Abovementioned uncertainties would suggest a gradualist, precautionary and insurance-oriented approach to the future of multilateral concessional windows. Shrinking multilateral aid would ignore the option value of preserving IFIs and their concessional windows in a world with considerable uncertainty about future poverty outcomes. Realistic options presented in this study are:


  1. redefining eligibility criteria for concessional funds based either on relative or absolute poverty terms, e.g. as per capita income relative to per capita income in a specified grouping, or even as overall levels of extreme poverty; alternatively new and more comprehensive measures such as the UN Human Development Index or the Multidimensional Poverty Index could be considered; 
  2. smoothing transition periods from IDA-only via blend to IBRD-status for upper-middle-income countries (UMICs), with similar graduation paths in the other multilateral windows; such an “IDA+ transitional window” would be available for countries with a per capita income between the current IDA threshold and its double, and funds could be directed towards measures of social inclusion and redistribution; 
  3. strengthening sub-sovereign allocation to take account of the rural-urban duality of inequality and higher disaster risks in certain provinces; 
  4. opening the multilateral-soft windows for regional and global public goods, with climate change mitigation and disaster risk management as tracer sectors; this could take the form of turning MDBs into global/regional public goods facilities or the greening of MDB’s projects.

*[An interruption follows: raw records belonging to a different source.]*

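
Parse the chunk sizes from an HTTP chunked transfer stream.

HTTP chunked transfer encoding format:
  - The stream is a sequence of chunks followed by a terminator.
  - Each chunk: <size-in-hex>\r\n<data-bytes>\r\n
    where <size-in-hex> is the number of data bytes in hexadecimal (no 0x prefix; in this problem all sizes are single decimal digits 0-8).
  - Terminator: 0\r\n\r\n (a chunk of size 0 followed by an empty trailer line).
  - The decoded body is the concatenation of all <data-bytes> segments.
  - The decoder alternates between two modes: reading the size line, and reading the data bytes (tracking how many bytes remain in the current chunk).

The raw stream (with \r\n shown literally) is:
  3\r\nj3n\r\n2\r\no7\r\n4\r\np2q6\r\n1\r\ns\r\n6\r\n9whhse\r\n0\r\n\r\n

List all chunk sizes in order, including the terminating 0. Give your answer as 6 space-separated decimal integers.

Answer: 3 2 4 1 6 0

Derivation:
Chunk 1: stream[0..1]='3' size=0x3=3, data at stream[3..6]='j3n' -> body[0..3], body so far='j3n'
Chunk 2: stream[8..9]='2' size=0x2=2, data at stream[11..13]='o7' -> body[3..5], body so far='j3no7'
Chunk 3: stream[15..16]='4' size=0x4=4, data at stream[18..22]='p2q6' -> body[5..9], body so far='j3no7p2q6'
Chunk 4: stream[24..25]='1' size=0x1=1, data at stream[27..28]='s' -> body[9..10], body so far='j3no7p2q6s'
Chunk 5: stream[30..31]='6' size=0x6=6, data at stream[33..39]='9whhse' -> body[10..16], body so far='j3no7p2q6s9whhse'
Chunk 6: stream[41..42]='0' size=0 (terminator). Final body='j3no7p2q6s9whhse' (16 bytes)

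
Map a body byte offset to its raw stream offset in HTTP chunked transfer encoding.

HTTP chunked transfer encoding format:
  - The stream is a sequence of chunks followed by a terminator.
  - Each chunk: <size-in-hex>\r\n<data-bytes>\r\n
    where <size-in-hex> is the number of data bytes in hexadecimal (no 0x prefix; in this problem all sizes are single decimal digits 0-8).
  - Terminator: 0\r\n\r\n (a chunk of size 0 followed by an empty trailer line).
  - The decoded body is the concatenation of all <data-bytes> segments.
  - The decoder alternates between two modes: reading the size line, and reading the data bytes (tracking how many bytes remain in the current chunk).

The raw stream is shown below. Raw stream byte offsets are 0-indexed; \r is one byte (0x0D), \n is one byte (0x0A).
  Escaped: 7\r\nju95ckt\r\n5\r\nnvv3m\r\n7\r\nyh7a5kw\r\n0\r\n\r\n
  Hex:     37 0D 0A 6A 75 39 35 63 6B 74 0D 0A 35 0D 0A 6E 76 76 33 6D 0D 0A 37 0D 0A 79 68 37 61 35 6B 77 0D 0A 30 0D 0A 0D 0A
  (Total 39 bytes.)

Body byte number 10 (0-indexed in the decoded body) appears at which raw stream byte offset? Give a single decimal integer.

Chunk 1: stream[0..1]='7' size=0x7=7, data at stream[3..10]='ju95ckt' -> body[0..7], body so far='ju95ckt'
Chunk 2: stream[12..13]='5' size=0x5=5, data at stream[15..20]='nvv3m' -> body[7..12], body so far='ju95cktnvv3m'
Chunk 3: stream[22..23]='7' size=0x7=7, data at stream[25..32]='yh7a5kw' -> body[12..19], body so far='ju95cktnvv3myh7a5kw'
Chunk 4: stream[34..35]='0' size=0 (terminator). Final body='ju95cktnvv3myh7a5kw' (19 bytes)
Body byte 10 at stream offset 18

Answer: 18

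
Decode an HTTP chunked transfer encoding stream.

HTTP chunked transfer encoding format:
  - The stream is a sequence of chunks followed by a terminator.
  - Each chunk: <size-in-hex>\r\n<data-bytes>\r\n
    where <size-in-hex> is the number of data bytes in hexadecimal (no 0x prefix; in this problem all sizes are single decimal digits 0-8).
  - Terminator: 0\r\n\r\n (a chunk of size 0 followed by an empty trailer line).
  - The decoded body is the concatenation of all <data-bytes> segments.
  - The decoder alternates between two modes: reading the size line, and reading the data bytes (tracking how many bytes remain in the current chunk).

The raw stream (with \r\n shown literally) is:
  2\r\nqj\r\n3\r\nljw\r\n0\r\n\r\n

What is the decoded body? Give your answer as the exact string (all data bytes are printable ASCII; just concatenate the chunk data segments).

Chunk 1: stream[0..1]='2' size=0x2=2, data at stream[3..5]='qj' -> body[0..2], body so far='qj'
Chunk 2: stream[7..8]='3' size=0x3=3, data at stream[10..13]='ljw' -> body[2..5], body so far='qjljw'
Chunk 3: stream[15..16]='0' size=0 (terminator). Final body='qjljw' (5 bytes)

Answer: qjljw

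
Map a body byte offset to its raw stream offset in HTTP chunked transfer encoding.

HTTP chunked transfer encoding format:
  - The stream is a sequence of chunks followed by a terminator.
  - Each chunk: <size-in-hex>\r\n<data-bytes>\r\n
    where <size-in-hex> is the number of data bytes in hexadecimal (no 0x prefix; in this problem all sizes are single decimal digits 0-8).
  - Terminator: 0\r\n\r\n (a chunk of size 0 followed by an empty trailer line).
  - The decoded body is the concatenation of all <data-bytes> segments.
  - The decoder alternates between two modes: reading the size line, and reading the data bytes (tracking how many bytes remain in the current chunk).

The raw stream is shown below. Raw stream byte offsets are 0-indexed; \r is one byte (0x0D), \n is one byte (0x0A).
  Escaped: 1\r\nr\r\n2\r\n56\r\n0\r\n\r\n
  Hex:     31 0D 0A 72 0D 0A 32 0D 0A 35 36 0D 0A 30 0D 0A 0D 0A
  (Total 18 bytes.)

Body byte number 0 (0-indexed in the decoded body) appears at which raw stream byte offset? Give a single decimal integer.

Chunk 1: stream[0..1]='1' size=0x1=1, data at stream[3..4]='r' -> body[0..1], body so far='r'
Chunk 2: stream[6..7]='2' size=0x2=2, data at stream[9..11]='56' -> body[1..3], body so far='r56'
Chunk 3: stream[13..14]='0' size=0 (terminator). Final body='r56' (3 bytes)
Body byte 0 at stream offset 3

Answer: 3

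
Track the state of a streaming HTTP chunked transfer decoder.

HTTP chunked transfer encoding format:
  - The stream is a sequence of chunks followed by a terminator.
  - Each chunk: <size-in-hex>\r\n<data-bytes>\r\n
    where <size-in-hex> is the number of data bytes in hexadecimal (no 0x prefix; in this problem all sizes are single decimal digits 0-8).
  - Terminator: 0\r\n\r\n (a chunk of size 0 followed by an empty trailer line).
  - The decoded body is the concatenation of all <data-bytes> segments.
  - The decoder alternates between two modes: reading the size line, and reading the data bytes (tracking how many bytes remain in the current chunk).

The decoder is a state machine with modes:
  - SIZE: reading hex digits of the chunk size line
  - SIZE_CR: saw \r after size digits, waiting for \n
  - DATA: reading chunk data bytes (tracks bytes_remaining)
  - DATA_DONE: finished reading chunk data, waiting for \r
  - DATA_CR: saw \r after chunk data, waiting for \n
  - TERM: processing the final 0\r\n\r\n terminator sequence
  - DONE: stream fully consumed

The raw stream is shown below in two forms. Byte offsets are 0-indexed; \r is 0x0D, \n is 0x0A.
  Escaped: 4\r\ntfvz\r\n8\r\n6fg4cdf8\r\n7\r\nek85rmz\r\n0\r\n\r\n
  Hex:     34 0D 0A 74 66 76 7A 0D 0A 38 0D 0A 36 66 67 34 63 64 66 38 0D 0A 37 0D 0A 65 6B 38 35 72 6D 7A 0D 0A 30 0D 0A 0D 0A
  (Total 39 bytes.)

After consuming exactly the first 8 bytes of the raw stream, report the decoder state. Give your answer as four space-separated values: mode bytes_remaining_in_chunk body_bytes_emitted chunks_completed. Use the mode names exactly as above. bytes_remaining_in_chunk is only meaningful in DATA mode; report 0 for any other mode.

Answer: DATA_CR 0 4 0

Derivation:
Byte 0 = '4': mode=SIZE remaining=0 emitted=0 chunks_done=0
Byte 1 = 0x0D: mode=SIZE_CR remaining=0 emitted=0 chunks_done=0
Byte 2 = 0x0A: mode=DATA remaining=4 emitted=0 chunks_done=0
Byte 3 = 't': mode=DATA remaining=3 emitted=1 chunks_done=0
Byte 4 = 'f': mode=DATA remaining=2 emitted=2 chunks_done=0
Byte 5 = 'v': mode=DATA remaining=1 emitted=3 chunks_done=0
Byte 6 = 'z': mode=DATA_DONE remaining=0 emitted=4 chunks_done=0
Byte 7 = 0x0D: mode=DATA_CR remaining=0 emitted=4 chunks_done=0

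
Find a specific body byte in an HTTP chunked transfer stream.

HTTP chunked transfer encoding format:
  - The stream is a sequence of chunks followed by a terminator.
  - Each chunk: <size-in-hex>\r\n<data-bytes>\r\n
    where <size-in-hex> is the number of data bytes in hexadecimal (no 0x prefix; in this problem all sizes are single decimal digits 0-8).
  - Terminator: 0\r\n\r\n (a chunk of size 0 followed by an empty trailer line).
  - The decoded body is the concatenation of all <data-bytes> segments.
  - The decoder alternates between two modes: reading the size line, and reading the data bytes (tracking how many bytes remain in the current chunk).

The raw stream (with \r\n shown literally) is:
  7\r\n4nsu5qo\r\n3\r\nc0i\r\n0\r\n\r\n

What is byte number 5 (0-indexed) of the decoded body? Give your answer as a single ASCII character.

Chunk 1: stream[0..1]='7' size=0x7=7, data at stream[3..10]='4nsu5qo' -> body[0..7], body so far='4nsu5qo'
Chunk 2: stream[12..13]='3' size=0x3=3, data at stream[15..18]='c0i' -> body[7..10], body so far='4nsu5qoc0i'
Chunk 3: stream[20..21]='0' size=0 (terminator). Final body='4nsu5qoc0i' (10 bytes)
Body byte 5 = 'q'

Answer: q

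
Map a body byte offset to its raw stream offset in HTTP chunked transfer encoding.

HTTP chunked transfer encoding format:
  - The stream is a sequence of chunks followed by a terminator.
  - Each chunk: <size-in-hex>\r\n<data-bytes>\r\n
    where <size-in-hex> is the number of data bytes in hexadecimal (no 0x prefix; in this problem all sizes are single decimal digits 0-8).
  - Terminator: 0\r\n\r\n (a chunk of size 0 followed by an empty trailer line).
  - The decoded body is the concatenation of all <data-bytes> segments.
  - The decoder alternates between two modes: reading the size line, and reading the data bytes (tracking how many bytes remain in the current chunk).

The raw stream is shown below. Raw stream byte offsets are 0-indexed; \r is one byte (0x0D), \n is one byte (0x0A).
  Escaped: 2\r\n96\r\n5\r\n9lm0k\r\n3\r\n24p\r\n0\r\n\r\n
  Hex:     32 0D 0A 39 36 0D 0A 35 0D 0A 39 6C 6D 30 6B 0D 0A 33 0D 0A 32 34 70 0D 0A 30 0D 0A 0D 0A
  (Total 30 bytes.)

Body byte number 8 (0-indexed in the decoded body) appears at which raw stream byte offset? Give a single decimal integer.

Chunk 1: stream[0..1]='2' size=0x2=2, data at stream[3..5]='96' -> body[0..2], body so far='96'
Chunk 2: stream[7..8]='5' size=0x5=5, data at stream[10..15]='9lm0k' -> body[2..7], body so far='969lm0k'
Chunk 3: stream[17..18]='3' size=0x3=3, data at stream[20..23]='24p' -> body[7..10], body so far='969lm0k24p'
Chunk 4: stream[25..26]='0' size=0 (terminator). Final body='969lm0k24p' (10 bytes)
Body byte 8 at stream offset 21

Answer: 21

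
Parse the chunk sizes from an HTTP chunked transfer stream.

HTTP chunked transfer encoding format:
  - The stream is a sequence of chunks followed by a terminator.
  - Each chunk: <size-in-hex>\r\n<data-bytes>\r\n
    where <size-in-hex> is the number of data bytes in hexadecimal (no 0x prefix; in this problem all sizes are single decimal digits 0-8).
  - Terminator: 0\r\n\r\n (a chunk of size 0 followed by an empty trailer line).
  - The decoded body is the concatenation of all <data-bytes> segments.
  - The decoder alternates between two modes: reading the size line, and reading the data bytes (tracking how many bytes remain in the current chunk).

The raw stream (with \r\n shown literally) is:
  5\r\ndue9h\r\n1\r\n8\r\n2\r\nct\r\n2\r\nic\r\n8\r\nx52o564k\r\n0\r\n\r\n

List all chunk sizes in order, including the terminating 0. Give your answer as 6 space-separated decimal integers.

Chunk 1: stream[0..1]='5' size=0x5=5, data at stream[3..8]='due9h' -> body[0..5], body so far='due9h'
Chunk 2: stream[10..11]='1' size=0x1=1, data at stream[13..14]='8' -> body[5..6], body so far='due9h8'
Chunk 3: stream[16..17]='2' size=0x2=2, data at stream[19..21]='ct' -> body[6..8], body so far='due9h8ct'
Chunk 4: stream[23..24]='2' size=0x2=2, data at stream[26..28]='ic' -> body[8..10], body so far='due9h8ctic'
Chunk 5: stream[30..31]='8' size=0x8=8, data at stream[33..41]='x52o564k' -> body[10..18], body so far='due9h8cticx52o564k'
Chunk 6: stream[43..44]='0' size=0 (terminator). Final body='due9h8cticx52o564k' (18 bytes)

Answer: 5 1 2 2 8 0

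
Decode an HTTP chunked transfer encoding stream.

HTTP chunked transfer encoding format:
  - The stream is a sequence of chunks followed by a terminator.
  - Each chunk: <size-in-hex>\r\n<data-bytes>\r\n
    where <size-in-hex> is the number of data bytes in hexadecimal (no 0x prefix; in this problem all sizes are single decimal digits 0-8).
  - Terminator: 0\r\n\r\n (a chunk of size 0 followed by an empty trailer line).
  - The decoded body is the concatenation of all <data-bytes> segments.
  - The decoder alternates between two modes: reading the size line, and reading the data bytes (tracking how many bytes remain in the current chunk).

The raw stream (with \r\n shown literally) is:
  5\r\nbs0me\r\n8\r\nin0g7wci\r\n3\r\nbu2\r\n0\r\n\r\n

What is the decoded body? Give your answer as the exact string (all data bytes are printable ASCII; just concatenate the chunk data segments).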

Finally, this paper presents strategic options for the four soft windows covered in the analysis. It suggests for the IMF to increase its share of blended finance, increase its grant element for Poverty Reduction Growth Trust (PRGT)-only countries and add an insurance-type instrument to the PRGT lending facilities. For IDA, often a lead institution in defining rules for concessional finance, it recommends increasing the grant element of its loans, considering a two-window approach with the second window focusing on transitional support, focusing the performance-based allocation (PBA) on direct poverty reduction outcomes and including vulnerability to environmental and global risks in the allocation criteria. The division of labor between IDA and the AfDF needs to be sharpened in the conceivable case of a largely overlapping client group. The report concludes that the provision of regional public goods in the form of trade development may become an AfDF focus while IDA could concentrate on climate-change related finance.  The AfDF may further consider departing from an IDA-pegged to a specific allocation mechanism tracking the AfDF’s performance; recent changes to its loan policy in its core fields of infrastructure development might be extended to regional integration by the means of structural indicators. The ADF on the other hand, with its largely different client base, is already on a good track with its current effort to merge the ADF with ordinary capital resources (OCR), thereby increasing the institution’s lending and leveraging capacity; the latter would be greatly enhanced by raising China´s and India´s capital shares.